Gençlik ve Spor Bakanı Suat Kılıç, çözüm süreci, başbakanlık sistemi, Gezi Parkı odaklı eylemlere katılan gençleri anlamaya yönelik çalışmaları ve yaşananlardan bakanlığının çıkardığı dersleri, büyükşehir belediye başkan adayı olup olmayacağını muhabirine anlattı.
Gençlik ve Spor Bakanı Kılıç'ın verdiği cevaplar şöyle: Çözüm sürecinin sahibi gençlerdir, 40 yaş üstü siyasetçiler değil. 40 yaşın altındaki gençler, hatta 30 yaşın altındakiler, hatta kundaktaki bebeler çözüm sürecinin gerçek sahibidir. Şehit olanlar gençler, dağa kaldırılan hayatı karartılanlar gençler, anne babaların hayalini gerçekleştirememenin ızdırabını taşıyanlar gençler, terör örgütü ya da paralel yapılara üye olduklarından sabıkalı olanlar ve hayat kuramayanlar gençler. Köyleri yakılanlar, davarından olanlar, toprağını, hayvanını kaybedenler yine gençler. Türkiye'nin 300 milyar dolar olarak tahmin edilen terörle mücadelesinin faturasını kaybedilmiş gelecek olarak ödeyenler gene bu ülkenin gençleri. Terörün faturasını ödeyenler gençler olduklarına göre, ölenler gençler olduğuna göre, hayalleri katledilenler gençler olduğuna göre, çocuklarının nasıl bir ülkede yaşayacağınının kaygısını taşıyanlar gençler olduğuna göre, o zaman çözümün sahibi olanlar da gençler. Hem doğuda hem bat'da gençlerin çözüme direnenlere karşı başkaldırması lazım. Çözümsüzlükten yana tavır koyanlara karşı gençlerin 'Ozaman sen öl, ozaman sen dağa çık, ozaman senin hayatın kararsın, ama benim hayatımı bırak, beni bana bırak, ben ölmek değil yaşamak istiyorum, ben ne olduğu belirsiz bir geleceğe karanlık bir tünele girmek değil aydınlık bir Türkiye'yi inşa etmek ve çocuklarımı o Türkiye'de dünyaya getirmek istiyorum' demesi gerekiyor. Delikanlıların da bunu haykırması lazım, genç kızların da bunu haykırması lazım. 30 yıldır terörle mücadele ediyoruz.
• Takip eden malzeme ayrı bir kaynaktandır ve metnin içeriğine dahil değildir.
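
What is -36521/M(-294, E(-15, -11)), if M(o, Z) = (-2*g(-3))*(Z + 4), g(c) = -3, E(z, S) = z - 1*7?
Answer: 36521/108 ≈ 338.16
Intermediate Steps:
E(z, S) = -7 + z (E(z, S) = z - 7 = -7 + z)
M(o, Z) = 24 + 6*Z (M(o, Z) = (-2*(-3))*(Z + 4) = 6*(4 + Z) = 24 + 6*Z)
-36521/M(-294, E(-15, -11)) = -36521/(24 + 6*(-7 - 15)) = -36521/(24 + 6*(-22)) = -36521/(24 - 132) = -36521/(-108) = -36521*(-1/108) = 36521/108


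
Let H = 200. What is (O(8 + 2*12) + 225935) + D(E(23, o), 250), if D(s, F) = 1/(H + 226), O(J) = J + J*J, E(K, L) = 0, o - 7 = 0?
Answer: 96698167/426 ≈ 2.2699e+5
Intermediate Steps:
o = 7 (o = 7 + 0 = 7)
O(J) = J + J²
D(s, F) = 1/426 (D(s, F) = 1/(200 + 226) = 1/426)
(O(8 + 2*12) + 225935) + D(E(23, o), 250) = ((8 + 2*12)*(1 + (8 + 2*12)) + 225935) + 1/426 = ((8 + 24)*(1 + (8 + 24)) + 225935) + 1/426 = (32*(1 + 32) + 225935) + 1/426 = (32*33 + 225935) + 1/426 = (1056 + 225935) + 1/426 = 226991 + 1/426 = 96698167/426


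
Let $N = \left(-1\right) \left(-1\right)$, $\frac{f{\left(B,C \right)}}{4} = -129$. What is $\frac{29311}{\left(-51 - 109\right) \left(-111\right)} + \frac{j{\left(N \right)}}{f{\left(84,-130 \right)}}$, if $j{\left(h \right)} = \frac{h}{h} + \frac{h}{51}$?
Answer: $\frac{64202063}{38947680} \approx 1.6484$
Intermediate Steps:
$f{\left(B,C \right)} = -516$ ($f{\left(B,C \right)} = 4 \left(-129\right) = -516$)
$N = 1$
$j{\left(h \right)} = 1 + \frac{h}{51}$ ($j{\left(h \right)} = 1 + h \frac{1}{51} = 1 + \frac{h}{51}$)
$\frac{29311}{\left(-51 - 109\right) \left(-111\right)} + \frac{j{\left(N \right)}}{f{\left(84,-130 \right)}} = \frac{29311}{\left(-51 - 109\right) \left(-111\right)} + \frac{1 + \frac{1}{51} \cdot 1}{-516} = \frac{29311}{\left(-160\right) \left(-111\right)} + \left(1 + \frac{1}{51}\right) \left(- \frac{1}{516}\right) = \frac{29311}{17760} + \frac{52}{51} \left(- \frac{1}{516}\right) = 29311 \cdot \frac{1}{17760} - \frac{13}{6579} = \frac{29311}{17760} - \frac{13}{6579} = \frac{64202063}{38947680}$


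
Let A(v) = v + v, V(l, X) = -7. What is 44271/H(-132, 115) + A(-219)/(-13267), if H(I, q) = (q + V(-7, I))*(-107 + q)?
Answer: 65302421/1273632 ≈ 51.273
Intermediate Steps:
A(v) = 2*v
H(I, q) = (-107 + q)*(-7 + q) (H(I, q) = (q - 7)*(-107 + q) = (-7 + q)*(-107 + q) = (-107 + q)*(-7 + q))
44271/H(-132, 115) + A(-219)/(-13267) = 44271/(749 + 115² - 114*115) + (2*(-219))/(-13267) = 44271/(749 + 13225 - 13110) - 438*(-1/13267) = 44271/864 + 438/13267 = 44271*(1/864) + 438/13267 = 4919/96 + 438/13267 = 65302421/1273632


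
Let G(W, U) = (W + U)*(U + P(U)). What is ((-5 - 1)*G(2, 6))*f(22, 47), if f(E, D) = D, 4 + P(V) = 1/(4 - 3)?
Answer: -6768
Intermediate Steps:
P(V) = -3 (P(V) = -4 + 1/(4 - 3) = -4 + 1/1 = -4 + 1 = -3)
G(W, U) = (-3 + U)*(U + W) (G(W, U) = (W + U)*(U - 3) = (U + W)*(-3 + U) = (-3 + U)*(U + W))
((-5 - 1)*G(2, 6))*f(22, 47) = ((-5 - 1)*(6**2 - 3*6 - 3*2 + 6*2))*47 = -6*(36 - 18 - 6 + 12)*47 = -6*24*47 = -144*47 = -6768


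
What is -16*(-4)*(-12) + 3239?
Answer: 2471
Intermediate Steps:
-16*(-4)*(-12) + 3239 = 64*(-12) + 3239 = -768 + 3239 = 2471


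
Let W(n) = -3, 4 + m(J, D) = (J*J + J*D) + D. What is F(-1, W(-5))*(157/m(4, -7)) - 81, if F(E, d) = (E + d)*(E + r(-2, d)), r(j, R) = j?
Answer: -3747/23 ≈ -162.91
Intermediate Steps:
m(J, D) = -4 + D + J**2 + D*J (m(J, D) = -4 + ((J*J + J*D) + D) = -4 + ((J**2 + D*J) + D) = -4 + (D + J**2 + D*J) = -4 + D + J**2 + D*J)
F(E, d) = (-2 + E)*(E + d) (F(E, d) = (E + d)*(E - 2) = (E + d)*(-2 + E) = (-2 + E)*(E + d))
F(-1, W(-5))*(157/m(4, -7)) - 81 = ((-1)**2 - 2*(-1) - 2*(-3) - 1*(-3))*(157/(-4 - 7 + 4**2 - 7*4)) - 81 = (1 + 2 + 6 + 3)*(157/(-4 - 7 + 16 - 28)) - 81 = 12*(157/(-23)) - 81 = 12*(157*(-1/23)) - 81 = 12*(-157/23) - 81 = -1884/23 - 81 = -3747/23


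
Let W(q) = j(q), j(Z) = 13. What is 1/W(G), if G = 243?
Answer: 1/13 ≈ 0.076923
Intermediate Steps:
W(q) = 13
1/W(G) = 1/13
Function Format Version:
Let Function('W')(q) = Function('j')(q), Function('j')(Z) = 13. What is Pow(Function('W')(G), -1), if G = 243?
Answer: Rational(1, 13) ≈ 0.076923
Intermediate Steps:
Function('W')(q) = 13
Pow(Function('W')(G), -1) = Pow(13, -1) = Rational(1, 13)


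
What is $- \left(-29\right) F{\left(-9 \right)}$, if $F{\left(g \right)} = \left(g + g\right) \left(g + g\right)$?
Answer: $9396$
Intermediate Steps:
$F{\left(g \right)} = 4 g^{2}$ ($F{\left(g \right)} = 2 g 2 g = 4 g^{2}$)
$- \left(-29\right) F{\left(-9 \right)} = - \left(-29\right) 4 \left(-9\right)^{2} = - \left(-29\right) 4 \cdot 81 = - \left(-29\right) 324 = \left(-1\right) \left(-9396\right) = 9396$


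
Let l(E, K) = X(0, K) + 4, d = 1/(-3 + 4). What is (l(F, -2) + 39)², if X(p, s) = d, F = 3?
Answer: 1936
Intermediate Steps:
d = 1 (d = 1/1 = 1)
X(p, s) = 1
l(E, K) = 5 (l(E, K) = 1 + 4 = 5)
(l(F, -2) + 39)² = (5 + 39)² = 44² = 1936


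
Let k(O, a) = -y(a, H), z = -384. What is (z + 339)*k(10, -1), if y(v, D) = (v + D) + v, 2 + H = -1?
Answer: -225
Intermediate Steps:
H = -3 (H = -2 - 1 = -3)
y(v, D) = D + 2*v (y(v, D) = (D + v) + v = D + 2*v)
k(O, a) = 3 - 2*a (k(O, a) = -(-3 + 2*a) = 3 - 2*a)
(z + 339)*k(10, -1) = (-384 + 339)*(3 - 2*(-1)) = -45*(3 + 2) = -45*5 = -225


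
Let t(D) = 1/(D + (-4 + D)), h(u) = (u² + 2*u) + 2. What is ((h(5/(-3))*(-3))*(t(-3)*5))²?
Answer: 169/36 ≈ 4.6944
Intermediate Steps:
h(u) = 2 + u² + 2*u
t(D) = 1/(-4 + 2*D)
((h(5/(-3))*(-3))*(t(-3)*5))² = (((2 + (5/(-3))² + 2*(5/(-3)))*(-3))*((1/(2*(-2 - 3)))*5))² = (((2 + (5*(-⅓))² + 2*(5*(-⅓)))*(-3))*(((½)/(-5))*5))² = (((2 + (-5/3)² + 2*(-5/3))*(-3))*(((½)*(-⅕))*5))² = (((2 + 25/9 - 10/3)*(-3))*(-⅒*5))² = (((13/9)*(-3))*(-½))² = (-13/3*(-½))² = (13/6)² = 169/36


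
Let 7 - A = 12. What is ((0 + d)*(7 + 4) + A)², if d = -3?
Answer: 1444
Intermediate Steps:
A = -5 (A = 7 - 1*12 = 7 - 12 = -5)
((0 + d)*(7 + 4) + A)² = ((0 - 3)*(7 + 4) - 5)² = (-3*11 - 5)² = (-33 - 5)² = (-38)² = 1444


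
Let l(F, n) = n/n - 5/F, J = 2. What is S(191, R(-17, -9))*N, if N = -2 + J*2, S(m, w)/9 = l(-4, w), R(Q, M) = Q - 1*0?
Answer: 81/2 ≈ 40.500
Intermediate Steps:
R(Q, M) = Q (R(Q, M) = Q + 0 = Q)
l(F, n) = 1 - 5/F
S(m, w) = 81/4 (S(m, w) = 9*((-5 - 4)/(-4)) = 9*(-¼*(-9)) = 9*(9/4) = 81/4)
N = 2 (N = -2 + 2*2 = -2 + 4 = 2)
S(191, R(-17, -9))*N = (81/4)*2 = 81/2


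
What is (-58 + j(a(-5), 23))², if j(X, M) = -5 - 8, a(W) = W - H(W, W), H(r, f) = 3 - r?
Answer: 5041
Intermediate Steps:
a(W) = -3 + 2*W (a(W) = W - (3 - W) = W + (-3 + W) = -3 + 2*W)
j(X, M) = -13
(-58 + j(a(-5), 23))² = (-58 - 13)² = (-71)² = 5041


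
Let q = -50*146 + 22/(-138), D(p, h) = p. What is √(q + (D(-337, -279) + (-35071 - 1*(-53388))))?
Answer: √50846721/69 ≈ 103.34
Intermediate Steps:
q = -503711/69 (q = -7300 + 22*(-1/138) = -7300 - 11/69 = -503711/69 ≈ -7300.2)
√(q + (D(-337, -279) + (-35071 - 1*(-53388)))) = √(-503711/69 + (-337 + (-35071 - 1*(-53388)))) = √(-503711/69 + (-337 + (-35071 + 53388))) = √(-503711/69 + (-337 + 18317)) = √(-503711/69 + 17980) = √(736909/69) = √50846721/69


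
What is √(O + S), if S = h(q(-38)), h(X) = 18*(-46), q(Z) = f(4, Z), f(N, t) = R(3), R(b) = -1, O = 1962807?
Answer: √1961979 ≈ 1400.7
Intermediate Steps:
f(N, t) = -1
q(Z) = -1
h(X) = -828
S = -828
√(O + S) = √(1962807 - 828) = √1961979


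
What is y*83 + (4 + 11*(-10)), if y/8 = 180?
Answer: 119414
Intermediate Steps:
y = 1440 (y = 8*180 = 1440)
y*83 + (4 + 11*(-10)) = 1440*83 + (4 + 11*(-10)) = 119520 + (4 - 110) = 119520 - 106 = 119414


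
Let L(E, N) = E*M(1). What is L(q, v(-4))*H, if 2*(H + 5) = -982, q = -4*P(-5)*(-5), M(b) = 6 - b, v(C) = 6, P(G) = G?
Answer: 248000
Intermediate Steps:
q = -100 (q = -4*(-5)*(-5) = 20*(-5) = -100)
L(E, N) = 5*E (L(E, N) = E*(6 - 1*1) = E*(6 - 1) = E*5 = 5*E)
H = -496 (H = -5 + (1/2)*(-982) = -5 - 491 = -496)
L(q, v(-4))*H = (5*(-100))*(-496) = -500*(-496) = 248000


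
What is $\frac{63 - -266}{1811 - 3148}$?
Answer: $- \frac{47}{191} \approx -0.24607$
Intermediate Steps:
$\frac{63 - -266}{1811 - 3148} = \frac{63 + 266}{-1337} = 329 \left(- \frac{1}{1337}\right) = - \frac{47}{191}$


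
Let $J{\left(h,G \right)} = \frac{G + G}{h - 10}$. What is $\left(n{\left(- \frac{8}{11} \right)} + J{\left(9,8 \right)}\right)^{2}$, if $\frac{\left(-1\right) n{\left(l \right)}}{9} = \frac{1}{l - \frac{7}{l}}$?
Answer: $\frac{2190400}{7569} \approx 289.39$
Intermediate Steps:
$J{\left(h,G \right)} = \frac{2 G}{-10 + h}$
$n{\left(l \right)} = - \frac{9}{l - \frac{7}{l}}$
$\left(n{\left(- \frac{8}{11} \right)} + J{\left(9,8 \right)}\right)^{2} = \left(- \frac{9 \left(- \frac{8}{11}\right)}{-7 + \left(- \frac{8}{11}\right)^{2}} + 2 \cdot 8 \frac{1}{-10 + 9}\right)^{2} = \left(- \frac{9 \left(\left(-8\right) \frac{1}{11}\right)}{-7 + \left(\left(-8\right) \frac{1}{11}\right)^{2}} + 2 \cdot 8 \frac{1}{-1}\right)^{2} = \left(\left(-9\right) \left(- \frac{8}{11}\right) \frac{1}{-7 + \left(- \frac{8}{11}\right)^{2}} + 2 \cdot 8 \left(-1\right)\right)^{2} = \left(\left(-9\right) \left(- \frac{8}{11}\right) \frac{1}{-7 + \frac{64}{121}} - 16\right)^{2} = \left(\left(-9\right) \left(- \frac{8}{11}\right) \frac{1}{- \frac{783}{121}} - 16\right)^{2} = \left(\left(-9\right) \left(- \frac{8}{11}\right) \left(- \frac{121}{783}\right) - 16\right)^{2} = \left(- \frac{88}{87} - 16\right)^{2} = \left(- \frac{1480}{87}\right)^{2} = \frac{2190400}{7569}$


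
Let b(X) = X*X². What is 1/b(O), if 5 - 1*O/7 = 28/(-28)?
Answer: 1/74088 ≈ 1.3497e-5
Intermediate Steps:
O = 42 (O = 35 - 196/(-28) = 35 - 196*(-1)/28 = 35 - 7*(-1) = 35 + 7 = 42)
b(X) = X³
1/b(O) = 1/(42³) = 1/74088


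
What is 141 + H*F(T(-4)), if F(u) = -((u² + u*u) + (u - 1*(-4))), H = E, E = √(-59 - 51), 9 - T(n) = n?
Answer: 141 - 355*I*√110 ≈ 141.0 - 3723.3*I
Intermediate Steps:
T(n) = 9 - n
E = I*√110 (E = √(-110) = I*√110 ≈ 10.488*I)
H = I*√110 ≈ 10.488*I
F(u) = -4 - u - 2*u² (F(u) = -((u² + u²) + (u + 4)) = -(2*u² + (4 + u)) = -(4 + u + 2*u²) = -4 - u - 2*u²)
141 + H*F(T(-4)) = 141 + (I*√110)*(-4 - (9 - 1*(-4)) - 2*(9 - 1*(-4))²) = 141 + (I*√110)*(-4 - (9 + 4) - 2*(9 + 4)²) = 141 + (I*√110)*(-4 - 1*13 - 2*13²) = 141 + (I*√110)*(-4 - 13 - 2*169) = 141 + (I*√110)*(-4 - 13 - 338) = 141 + (I*√110)*(-355) = 141 - 355*I*√110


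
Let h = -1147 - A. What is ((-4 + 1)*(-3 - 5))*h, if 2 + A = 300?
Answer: -34680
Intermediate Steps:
A = 298 (A = -2 + 300 = 298)
h = -1445 (h = -1147 - 1*298 = -1147 - 298 = -1445)
((-4 + 1)*(-3 - 5))*h = ((-4 + 1)*(-3 - 5))*(-1445) = -3*(-8)*(-1445) = 24*(-1445) = -34680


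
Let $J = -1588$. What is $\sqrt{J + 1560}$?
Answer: $2 i \sqrt{7} \approx 5.2915 i$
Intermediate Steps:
$\sqrt{J + 1560} = \sqrt{-1588 + 1560} = \sqrt{-28} = 2 i \sqrt{7}$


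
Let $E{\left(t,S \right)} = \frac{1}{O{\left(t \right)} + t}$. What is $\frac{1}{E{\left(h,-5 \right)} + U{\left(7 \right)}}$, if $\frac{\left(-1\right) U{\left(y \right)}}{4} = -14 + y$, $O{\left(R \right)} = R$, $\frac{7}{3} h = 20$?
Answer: $\frac{120}{3367} \approx 0.03564$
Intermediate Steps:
$h = \frac{60}{7}$ ($h = \frac{3}{7} \cdot 20 = \frac{60}{7} \approx 8.5714$)
$E{\left(t,S \right)} = \frac{1}{2 t}$ ($E{\left(t,S \right)} = \frac{1}{t + t} = \frac{1}{2 t}$)
$U{\left(y \right)} = 56 - 4 y$ ($U{\left(y \right)} = - 4 \left(-14 + y\right) = 56 - 4 y$)
$\frac{1}{E{\left(h,-5 \right)} + U{\left(7 \right)}} = \frac{1}{\frac{1}{2 \cdot \frac{60}{7}} + \left(56 - 28\right)} = \frac{1}{\frac{1}{2} \cdot \frac{7}{60} + \left(56 - 28\right)} = \frac{1}{\frac{7}{120} + 28} = \frac{1}{\frac{3367}{120}} = \frac{120}{3367}$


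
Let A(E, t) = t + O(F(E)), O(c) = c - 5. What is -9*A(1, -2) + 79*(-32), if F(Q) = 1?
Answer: -2474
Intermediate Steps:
O(c) = -5 + c
A(E, t) = -4 + t (A(E, t) = t + (-5 + 1) = t - 4 = -4 + t)
-9*A(1, -2) + 79*(-32) = -9*(-4 - 2) + 79*(-32) = -9*(-6) - 2528 = 54 - 2528 = -2474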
"herkesin çözüme destek olması gerektiğini ifade eden Kılıç; "Gittiğim her yerde, batıda doğuda da Türk gençlere de ve Kürt gençlere de aynı gerçeği haykırıyorum. Çözümün karşısına dikilenlerin, karşısına dikilin. Çünkü katletmek istedikleri sadece canlarımız değil, hayallerimizdir, beklentilerimizdir ,yaşama sevincimidir, bunu onlara teslim etmeyelim. Bir genç bir defa dağa çıkarıldığında bir gence bir defa molotofkokteyli attırıldığında, bir genç bir defa bir iş yerini yaktığında, bir polis aracını ateşe verdiğinde, o genç sabıkalı hale geliyor ve hayatı kararmış oluyor, yazık günah. Anne babaların da bu özenle hareket etmesi lazım" dedi.